I keep my mind filled with modesty, humility. I don’t take anything for granted. I am also realistic. I don’t always believe people will stand up when you call for help, not with such little notice, not with such uncertainty, and not on the first day of a break. But on Friday, I learned that the mission of the Flagler Youth Orchestra is and always has been felt by those we serve, that if I need them, they will come. Our families, our student body, have a life of their own. They’re a little excited too. It’s bigger than me or any teacher.
Cultivate mission. Ensuring the spaces and teaching that give students a lifelong skill and love of music. That’s all I care about.

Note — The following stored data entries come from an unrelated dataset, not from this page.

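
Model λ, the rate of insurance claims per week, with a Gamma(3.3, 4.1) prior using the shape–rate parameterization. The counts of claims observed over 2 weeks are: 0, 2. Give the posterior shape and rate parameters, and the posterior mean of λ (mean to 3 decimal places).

Posterior: Gamma(shape=5.3, rate=6.1); mean ≈ 0.869

The Poisson likelihood adds the total count to the shape and the number of exposure periods to the rate. Here ∑xᵢ = 2 and n = 2, so shape 3.3→5.3 and rate 4.1→6.1.
E[λ | data] = 5.3/6.1 = 0.869.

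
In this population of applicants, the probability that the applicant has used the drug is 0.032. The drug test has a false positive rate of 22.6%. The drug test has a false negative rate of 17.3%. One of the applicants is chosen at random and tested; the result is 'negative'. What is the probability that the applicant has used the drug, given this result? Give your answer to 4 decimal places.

Let H be the event that the applicant has used the drug. P(H) = 0.032, so P(¬H) = 0.968. With E the 'negative' result, P(E|H) = 0.173 and P(E|¬H) = 0.774.
P(E) = 0.173·0.032 + 0.774·0.968 = 0.0055360 + 0.74923 = 0.75477.
By Bayes' theorem, P(H|E) = 0.0055360 / 0.75477 = 0.0073.

P(H | E) ≈ 0.0073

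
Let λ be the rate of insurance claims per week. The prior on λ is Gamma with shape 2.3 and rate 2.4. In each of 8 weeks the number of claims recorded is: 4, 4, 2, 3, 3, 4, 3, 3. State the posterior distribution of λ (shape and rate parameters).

Posterior: Gamma(shape=28.3, rate=10.4)

The Poisson likelihood adds the total count to the shape and the number of exposure periods to the rate. Here ∑xᵢ = 26 and n = 8, so shape 2.3→28.3 and rate 2.4→10.4.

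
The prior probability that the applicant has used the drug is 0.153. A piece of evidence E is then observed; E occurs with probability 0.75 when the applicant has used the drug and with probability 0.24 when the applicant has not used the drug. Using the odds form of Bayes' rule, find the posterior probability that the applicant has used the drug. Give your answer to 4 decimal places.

Prior odds = 0.153/(1−0.153) = 0.18064. In log-odds, ln(0.18064) = -1.7113.
Add log likelihood ratio: ln(3.1250) = 1.1394.
Posterior log-odds = -0.57183, so posterior odds = exp(-0.57183) = 0.56449. Converting, P(H|E) = 0.56449/1.5645 = 0.3608.

Posterior probability ≈ 0.3608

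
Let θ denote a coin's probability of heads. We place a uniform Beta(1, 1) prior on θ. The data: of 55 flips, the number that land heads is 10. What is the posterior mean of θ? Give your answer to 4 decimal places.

Posterior mean ≈ 0.1930

Observing 10 successes and 45 failures updates Beta(1, 1) by adding the success and failure counts to the two shape parameters: α = 1+10 = 11, β = 1+45 = 46.
Posterior mean = α/(α+β) = 11/57 = 0.1930.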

So, with the deepest sense of gratitude and wild hope for the future, I share my thanks, appreciation and joy with those who helped Friday and those we serve. Let the music cheer in April! I can not wait.
Post Scriptum: The above piece originally appeared in a slightly different form on Cheryl Tristam’s Facebook page, to which Janet Valentine, Superintendent Flagler between 2010 and 2013 before her retirement in North Carolina, and a strong supporter of the program then and since, wrote in a comment, “Great job 👍 I always thought the ropes program was such an asset to the youth of Flagler County. There was never a doubt in my mind that it was your passion that drove the program to the great success you have achieved.I was so impressed with the effect FYO had on its participants that I bought a violin for our grandson Vander who we raised I’m sorry to say there is no strings program in our local school system but he has been taking lessons for over five years and is a member of the local Junior Appalachian Musicians (JAM) It has greatly enriched his life and ours. I’m sure that your move will eventually work out and that you will continue to deliver a great program to everyone involved with FYO. »
Cheryl Tristam, a Palm Coast resident since 2001, has served as executive director of the Flagler Youth Orchestra, a Flagler County School District Special Project, since its inception by Superintendent Bill Delbrugge in 2005. Contact her by email here. Disclosure: Tristam is married to the editor of FlaglerLive.